Diesen Mix aus Funk, Jazz und afrikanischen Rhythmen führt Antibalas im 21. Jahrhundert weiter. Jeder der Tracks ist zwischen sechs und acht Minuten lang, es sind mitreißende Tanznummern mit mächtigen Beats und Texten, die zumeist in minimalistischem Pidgin gesungen werden. Doch um zu verstehen, was Antibalas zum Beispiel mit der Eröffnungsnummer "Dirty Money" meint, braucht man kein Anglistikstudium. Die Band gilt neben dem Ensemble von Fela Kutis Sohn Femi als die wichtigste Afrobeat-Band der Welt.

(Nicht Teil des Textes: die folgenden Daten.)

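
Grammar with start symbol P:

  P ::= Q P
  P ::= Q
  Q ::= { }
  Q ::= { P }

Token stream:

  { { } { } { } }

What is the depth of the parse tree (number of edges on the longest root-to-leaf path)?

[P [Q { [P [Q { }] [P [Q { }] [P [Q { }]]]] }]]

6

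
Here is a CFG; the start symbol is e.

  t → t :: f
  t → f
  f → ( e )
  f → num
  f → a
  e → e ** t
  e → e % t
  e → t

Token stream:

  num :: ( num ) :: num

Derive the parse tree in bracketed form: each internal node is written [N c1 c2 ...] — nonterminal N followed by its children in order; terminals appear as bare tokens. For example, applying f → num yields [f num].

[e [t [t [t [f num]] :: [f ( [e [t [f num]]] )]] :: [f num]]]

e
t
t :: f
t :: f :: f
f :: f :: f
num :: f :: f
num :: ( e ) :: f
num :: ( t ) :: f
num :: ( f ) :: f
num :: ( num ) :: f
num :: ( num ) :: num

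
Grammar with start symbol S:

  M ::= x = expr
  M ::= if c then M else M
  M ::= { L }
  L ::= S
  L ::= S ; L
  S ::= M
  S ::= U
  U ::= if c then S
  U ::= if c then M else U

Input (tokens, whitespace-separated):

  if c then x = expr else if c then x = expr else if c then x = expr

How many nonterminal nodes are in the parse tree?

[S [U if c then [M x = expr] else [U if c then [M x = expr] else [U if c then [S [M x = expr]]]]]]

8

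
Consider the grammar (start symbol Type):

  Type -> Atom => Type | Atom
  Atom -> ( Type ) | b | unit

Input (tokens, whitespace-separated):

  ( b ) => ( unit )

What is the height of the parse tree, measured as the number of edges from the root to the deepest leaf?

[Type [Atom ( [Type [Atom b]] )] => [Type [Atom ( [Type [Atom unit]] )]]]

5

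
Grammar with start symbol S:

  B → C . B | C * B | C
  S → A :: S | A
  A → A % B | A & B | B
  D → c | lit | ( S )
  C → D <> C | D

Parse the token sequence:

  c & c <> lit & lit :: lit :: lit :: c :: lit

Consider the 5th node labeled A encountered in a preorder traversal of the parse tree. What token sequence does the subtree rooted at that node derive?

[S [A [A [A [B [C [D c]]]] & [B [C [D c] <> [C [D lit]]]]] & [B [C [D lit]]]] :: [S [A [B [C [D lit]]]] :: [S [A [B [C [D lit]]]] :: [S [A [B [C [D c]]]] :: [S [A [B [C [D lit]]]]]]]]]

lit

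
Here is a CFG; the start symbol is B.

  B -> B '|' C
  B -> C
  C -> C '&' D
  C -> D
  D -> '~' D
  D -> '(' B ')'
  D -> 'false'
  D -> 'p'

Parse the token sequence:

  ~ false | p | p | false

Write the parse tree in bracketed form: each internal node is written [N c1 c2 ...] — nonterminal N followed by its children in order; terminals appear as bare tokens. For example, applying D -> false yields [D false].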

So wie die afroamerikanischen Jazzmusiker seit den späten 50er-Jahren ihren Blick zurück auf "Mutter Afrika" warfen und sich vor allem rhythmisch inspirieren ließen, schaut eine neue Generation von jungen Musikern ebenfalls wieder über das Meer in Richtung Osten. Immigranten wie Ahmed Gallab bringen musikalische Elemente von dort mit und stellen sie in neue Zusammenhänge, die Musiker von Antibalas besinnen sich auf Traditionen und halten sie am Leben. Heraus kommt in beiden Fällen spannende Musik ohne Grenzen. Gallab bringt es auf den Punkt: "Ich möchte globale Musik schreiben."